Vertige et simulacre

Publié le par Jovialovitch

 



      Un bel et vieil appartement de centre-ville ; plein de monde dedans, avec du gratin, du parfum et du bien habillé ; des amuse-gueules fort chics et des coupes de champagne ou de limonade sur une table à nappe rouge : certes oui, il s’agit bien là d’un « cocktail mondain ». Agréablement frivoles, un brin spinozistes, très élégants, bien élevés (haute société) : tous les invités sont là. On discute, on rigole, on se séduit ; c’est chic et doré, de bon ton, et tellement plaisant. Fernand Gâteau est là ; il est social, invité, et reçu. Comme toujours dans ce genre d’apéro dînatoire, il est posté près du buffet ; il a une coupe de champagne dans la main gauche, et il se gave de cacahuètes de la main droite ; il a mis son costume-cravate sans cravate qui lui donne un air décontracté. Un chauve à lunette et à col roulé dans le genre de Michel Foucault vient de l’accoster avec un très réussi : « Alors comme ça, vous êtes dans l’immobilier ? », auquel Fernand répond avec politesse qu’en réalité, il est dans le journalisme, ah ah ah !
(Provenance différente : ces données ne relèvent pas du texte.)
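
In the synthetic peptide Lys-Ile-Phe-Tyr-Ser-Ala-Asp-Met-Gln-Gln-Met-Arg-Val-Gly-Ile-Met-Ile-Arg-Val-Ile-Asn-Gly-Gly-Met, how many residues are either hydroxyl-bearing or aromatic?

3

Hydroxyl-bearing: S, T, Y. Aromatic: F, W, Y.
Hydroxyl-bearing residues here: Tyr4, Ser5 (2).
Aromatic residues here: Phe3, Tyr4 (2).
Y is in both groups, so the 1 Y residue must not be double-counted.
Total = 2 + 2 − 1 = 3.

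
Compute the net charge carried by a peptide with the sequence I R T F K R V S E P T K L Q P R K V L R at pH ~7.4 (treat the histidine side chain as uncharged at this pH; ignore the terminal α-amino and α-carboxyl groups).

At pH ~7.4 the Lys and Arg side chains are protonated (+1), the Asp and Glu side chains are deprotonated (−1), and with His taken as neutral all other side chains carry no charge.
Positive (K, R): R2, K5, R6, K12, R16, K17, R20 → +7.
Negative (D, E): E9 → −1.
Net charge = (+7) + (−1) = +6.

+6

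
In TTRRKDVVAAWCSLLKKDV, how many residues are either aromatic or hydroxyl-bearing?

4

Aromatic: F, W, Y. Hydroxyl-bearing: S, T, Y.
Aromatic residues here: W11 (1).
Hydroxyl-bearing residues here: T1, T2, S13 (3).
(Y belongs to both groups, but none appear in this sequence.) Total = 1 + 3 = 4.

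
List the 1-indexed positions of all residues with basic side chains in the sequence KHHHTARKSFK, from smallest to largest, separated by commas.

1, 2, 3, 4, 7, 8, 11

K, R, and H are the three residues with basic side chains (ε-amine, guanidinium, and imidazole respectively).
Matching residues: K1, H2, H3, H4, R7, K8, K11.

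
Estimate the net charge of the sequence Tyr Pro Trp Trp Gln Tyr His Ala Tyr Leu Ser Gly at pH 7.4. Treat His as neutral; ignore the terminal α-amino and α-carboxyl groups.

0

Near pH 7.4, K and R contribute +1 each, D and E contribute −1 each, and every other side chain (His included, as stated) is uncharged.
Positive (K, R): none → +0.
Negative (D, E): none → −0.
Net charge = (+0) + (−0) = 0.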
        Fernand Gâteau est cultivé, spirituel, élégant, assez beau dans son genre et il se trouve doté d’une voix suave et sonore, aiguayée par une diction inimitable ; il conviendrait donc de dire que Fernand appartient à cette catégorie d’individus charismatiques autour desquels se forment naturellement des cercles de discussions, où rythme et gaieté se conjuguent avec profondeur et bienséance. Pourtant, aujourd’hui, bien que n’en laissant rien paraître, Fernand n’est pas dans son assiette. Il lui semble avoir le mal de mer : le plancher tangue lentement ; les bruits et les sons lui paraissent lointains et appesantis d’échos ; des cercles lumineux brouillent sa vision, et une vertigineuse impression de tournis lui siffle dans les oreilles. Il veut aller dans la salle de bain, pour s’asperger le visage d’un peu d’eau fraîche. Cela presse, il se sent vraiment bizarre.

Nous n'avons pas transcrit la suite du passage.